God will surely visit you, and ye shall carry up my bones from hence.
And Moses took the bones of Joseph with him: ....Genesis 50:25, Exodus 13:19
The fossils recovered and cataloged each year range in size from large femora to tiny teeth. Except for small unidentified bone fragments and short tendons, each is assigned an HRS field number which becomes its permanent identification.
The 2000 was the first year that the GPS (Global Positioning System) equipment was utilized to record the location of the fossils.
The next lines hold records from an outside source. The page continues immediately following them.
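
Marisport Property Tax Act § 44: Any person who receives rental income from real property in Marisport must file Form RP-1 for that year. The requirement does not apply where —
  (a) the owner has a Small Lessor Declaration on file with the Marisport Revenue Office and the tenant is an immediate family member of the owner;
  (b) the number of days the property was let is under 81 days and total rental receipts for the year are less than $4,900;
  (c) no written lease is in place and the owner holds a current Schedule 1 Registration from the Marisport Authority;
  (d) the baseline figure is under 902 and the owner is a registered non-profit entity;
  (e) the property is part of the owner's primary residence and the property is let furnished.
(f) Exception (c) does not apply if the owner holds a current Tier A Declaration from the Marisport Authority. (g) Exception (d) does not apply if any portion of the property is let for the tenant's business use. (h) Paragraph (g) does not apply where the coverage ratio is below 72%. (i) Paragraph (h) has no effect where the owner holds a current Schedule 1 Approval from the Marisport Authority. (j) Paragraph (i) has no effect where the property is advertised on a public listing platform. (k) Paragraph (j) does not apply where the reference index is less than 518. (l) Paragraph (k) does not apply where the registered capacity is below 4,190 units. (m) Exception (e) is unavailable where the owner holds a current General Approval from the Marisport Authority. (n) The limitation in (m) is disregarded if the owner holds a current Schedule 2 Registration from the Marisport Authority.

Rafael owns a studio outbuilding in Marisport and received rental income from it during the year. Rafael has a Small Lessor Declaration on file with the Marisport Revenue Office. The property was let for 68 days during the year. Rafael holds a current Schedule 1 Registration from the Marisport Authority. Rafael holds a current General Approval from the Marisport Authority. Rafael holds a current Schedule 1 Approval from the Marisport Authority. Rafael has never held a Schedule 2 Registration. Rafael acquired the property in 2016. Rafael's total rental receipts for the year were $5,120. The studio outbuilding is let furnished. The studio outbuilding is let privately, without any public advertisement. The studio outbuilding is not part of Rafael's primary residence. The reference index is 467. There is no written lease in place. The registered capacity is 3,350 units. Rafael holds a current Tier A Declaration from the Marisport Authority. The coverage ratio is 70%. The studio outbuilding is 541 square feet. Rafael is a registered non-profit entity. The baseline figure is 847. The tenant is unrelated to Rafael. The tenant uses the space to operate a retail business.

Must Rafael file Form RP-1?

Yes — Rafael must file Form RP-1.

Exception (a) fails — the tenant is unrelated to the owner.
Exception (b) does not apply: total rental receipts for the year are $5,120, not less than $4,900.
Exception (c): there is no written lease; a current Schedule 1 Registration is held — every condition holds. But applying paragraph (f): (f) is triggered — a current Tier A Declaration is held. So (c) is unavailable.
Exception (d)'s conditions are all satisfied: the baseline figure is 847, under the 902 limit; Rafael is a registered non-profit. Turning to paragraphs (g)–(l): (g) operates — the space is let for business use. (h) is triggered (the coverage ratio is 70%, below the 72% limit), but yields to (i): (i) operates — a current Schedule 1 Approval is held. (j), which would lift (i), is inapplicable — the property is let privately without advertisement. Exception (d) does not apply.
Exception (e) fails — the studio outbuilding is not part of the primary residence.
Every exception is unavailable, so the rule governs.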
The 2001 season was the first year that pre-printed numbered Field Labels were used with a more precise control of the field numbers used. The number on the Field Label becomes the permanent identification number for the specimen. The Field Labels are allocated in packs of 100 to the various quarries during the course of the excavation season and a careful record made of numbers assigned to track the fossils in the quarry, as they are removed from the quarry, as they are packed for transport, as they are prepared, and ultimately curated in the collection.
Typically a few issued Field Labels are unused, but several additional numbers are utilized in the course of the bone restoration as small items are discovered as the larger bones are removed from the field jackets.
Quarries with 1 or 2 bones are years the quarry was not worked, but a specimen or two were recovered after being exposed by erosion.
1 & 2
The numbers for the 2001 season and subsequent years are determined from the actual Field Labels assigned. Prior to that season, the numbers are taken from the bone catalog.
The total number of specimens recovered is not necessarily the best measure of the success of an excavation season. Large or fragile or rare bones typically take much longer to excavate carefully than small bones, teeth, tendons, and bone fragments.
Also the lower threshold for size of tendons and bone fragments to be recorded and recovered has tended to increase as the research has progressed from year to year which reduces the actual counts of cataloged specimens.
A better measure might be the total weight of specimens recovered, but this information is not determined or recorded.